The pieces caught the attention of Kering, which picked her as a finalist for its emerging designer competition, Empowering Imagination, and of an A-list pop star who you may just be seeing in her designs very soon. Ryoo is now freshly graduated and living in a new apartment, which she’s redecorated. “So I think I’ll get new inspiration” from that, she says.
The Victorian children’s classic The Secret Garden has been the basis of several film adaptations and a Broadway musical. Now, it’s inspired a fashion collection as well. Annie Li didn’t go for the straightforward, Laura Ashley–botanicals interpretation of the novel, however. For her Parsons thesis, titled “Daydreamer,” she focused on “the growth and maturity of the main character, as she went from a closed-off being to someone who was able to share her emotions with others.”
She evoked the romanticism of the story with 3-D flower embellishments and huge sleeves in the shape of bows — taking the unabashedly feminine, turn-of-the-century signifiers to a much more abstract place. Li is already at work on costumes for a Chinese pop star whose name she’s keeping under wraps for right now. Within the next five years, she hopes to launch her own label in New York.
If you wanted to throw one of Jennifer Lee’s designs in a mailbox and send it to a friend, you could easily do that — no envelope required. The Colorado native’s thesis at Parsons included pieces that were designed to be sent through the postal system, having researched ways to make them self-sealing and easily foldable.

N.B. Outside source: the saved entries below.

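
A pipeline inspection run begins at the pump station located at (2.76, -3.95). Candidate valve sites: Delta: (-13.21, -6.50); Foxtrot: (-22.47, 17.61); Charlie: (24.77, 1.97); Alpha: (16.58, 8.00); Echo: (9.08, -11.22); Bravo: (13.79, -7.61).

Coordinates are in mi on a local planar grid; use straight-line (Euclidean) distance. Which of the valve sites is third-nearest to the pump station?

Distance to each, sorted:
Echo: 9.6 mi
Bravo: 11.6 mi
Delta: 16.2 mi
Alpha: 18.3 mi
Charlie: 22.8 mi
Foxtrot: 33.2 mi
The third-nearest is Delta at 16.2 mi.

Delta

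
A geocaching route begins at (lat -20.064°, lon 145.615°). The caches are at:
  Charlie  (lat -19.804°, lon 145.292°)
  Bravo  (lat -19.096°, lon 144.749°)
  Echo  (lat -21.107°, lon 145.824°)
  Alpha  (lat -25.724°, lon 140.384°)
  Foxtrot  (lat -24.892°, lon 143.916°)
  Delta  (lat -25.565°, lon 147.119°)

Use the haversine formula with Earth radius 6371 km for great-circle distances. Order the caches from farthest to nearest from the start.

Alpha, Delta, Foxtrot, Bravo, Echo, Charlie

Computing each great-circle distance from (lat -20.064°, lon 145.615°):
Alpha (lat -25.724°, lon 140.384°): 826.3 km
Delta (lat -25.565°, lon 147.119°): 630.8 km
Foxtrot (lat -24.892°, lon 143.916°): 564.5 km
Bravo (lat -19.096°, lon 144.749°): 140.8 km
Echo (lat -21.107°, lon 145.824°): 118.0 km
Charlie (lat -19.804°, lon 145.292°): 44.5 km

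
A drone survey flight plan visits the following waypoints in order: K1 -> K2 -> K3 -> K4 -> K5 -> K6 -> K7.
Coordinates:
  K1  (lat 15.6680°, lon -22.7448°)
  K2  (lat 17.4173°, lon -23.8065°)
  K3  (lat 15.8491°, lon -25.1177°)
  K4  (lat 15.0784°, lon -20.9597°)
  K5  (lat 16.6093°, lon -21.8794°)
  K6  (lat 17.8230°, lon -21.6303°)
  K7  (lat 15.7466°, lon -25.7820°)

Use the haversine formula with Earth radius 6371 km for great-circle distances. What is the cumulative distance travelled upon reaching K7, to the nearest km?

1735 km

Leg distances:
K1→K2: 225.0 km  (cumulative 225.0 km)
K2→K3: 223.4 km  (cumulative 448.5 km)
K3→K4: 453.8 km  (cumulative 902.2 km)
K4→K5: 196.6 km  (cumulative 1098.8 km)
K5→K6: 137.5 km  (cumulative 1236.4 km)
K6→K7: 498.6 km  (cumulative 1735.0 km)
Cumulative distance at K7 ≈ 1735 km.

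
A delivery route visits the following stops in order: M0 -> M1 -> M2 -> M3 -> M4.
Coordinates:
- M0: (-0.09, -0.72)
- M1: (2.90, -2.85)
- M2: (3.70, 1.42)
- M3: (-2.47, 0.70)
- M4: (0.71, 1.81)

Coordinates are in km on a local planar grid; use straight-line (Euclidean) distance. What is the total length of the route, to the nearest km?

Leg distances:
M0→M1: 3.7 km  (cumulative 3.7 km)
M1→M2: 4.3 km  (cumulative 8.0 km)
M2→M3: 6.2 km  (cumulative 14.2 km)
M3→M4: 3.4 km  (cumulative 17.6 km)
Total route length ≈ 18 km.

18 km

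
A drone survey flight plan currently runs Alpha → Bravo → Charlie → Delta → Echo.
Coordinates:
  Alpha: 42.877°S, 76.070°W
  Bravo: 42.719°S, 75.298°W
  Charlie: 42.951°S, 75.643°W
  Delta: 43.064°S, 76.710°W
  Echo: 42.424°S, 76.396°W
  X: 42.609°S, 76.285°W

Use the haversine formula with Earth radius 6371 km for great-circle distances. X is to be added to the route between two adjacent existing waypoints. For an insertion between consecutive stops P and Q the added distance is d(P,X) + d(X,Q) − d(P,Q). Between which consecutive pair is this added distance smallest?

Added distance for inserting X between each consecutive pair:
Alpha–Bravo: 50.8 km
Bravo–Charlie: 108.2 km
Charlie–Delta: 38.4 km
Delta–Echo: 8.2 km
Smallest added distance is 8.2 km, inserting between Delta and Echo.

between Delta and Echo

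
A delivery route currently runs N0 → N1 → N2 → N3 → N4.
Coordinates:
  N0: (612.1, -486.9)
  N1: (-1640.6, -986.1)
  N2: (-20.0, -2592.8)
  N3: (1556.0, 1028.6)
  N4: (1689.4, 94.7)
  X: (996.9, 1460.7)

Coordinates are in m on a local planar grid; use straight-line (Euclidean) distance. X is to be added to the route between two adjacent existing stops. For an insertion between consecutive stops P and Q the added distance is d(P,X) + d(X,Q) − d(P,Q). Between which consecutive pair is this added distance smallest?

between N2 and N3

Added distance for inserting X between each consecutive pair:
N0–N1: 3275.6 m
N1–N2: 5494.7 m
N2–N3: 936.3 m
N3–N4: 1294.7 m
Smallest added distance is 936.3 m, inserting between N2 and N3.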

That tied in with Lee’s inspiration — the stamp collection her mother has maintained over the years. Postage motifs found their way into the details — like scalloped edges that mimic the edges of stamps, or men’s shirting cotton that looks similar to the blue security patterns inside envelopes. “I like garments that have their own secrets,” she says.
Idly flipping through a book on packaging design, Tiffany Huang ended up with the inspiration for her graduation collection at Parsons. “They had templates of these boxes,” she recalls, “and then they took them apart and lay them flat and I thought, It’s really interesting how when you lay them out it’s just one piece, and then you fold it and it becomes such an interesting space. So I thought, What if I imagine the city as a box? And then in the box I put in all these random things I find?”
For the resulting collection, titled “Looking Down, Walking Through,” she says she wanted to capture New York from an aerial perspective. One dress is embroidered with a grid and a series of parallel lines that resemble the city’s thoroughfares. (Post-graduation, she has been working on embroidery projects for the brand Chikimiki.) Huang even collected trash and found objects that she incorporated into each piece — like a mateless glove found on the street, “Wet Paint” signs, plastic bags, and fake flowers (which are tucked into an outer pocket on a pair of trousers.
“I feel like some people just walk past and think, Oh my God, this city is so dirty,” she says. “But it makes me feel a little bit less miserable living in such a dirty city, in a way. I guess that’s the humor that New Yorkers have to have in order to survive.”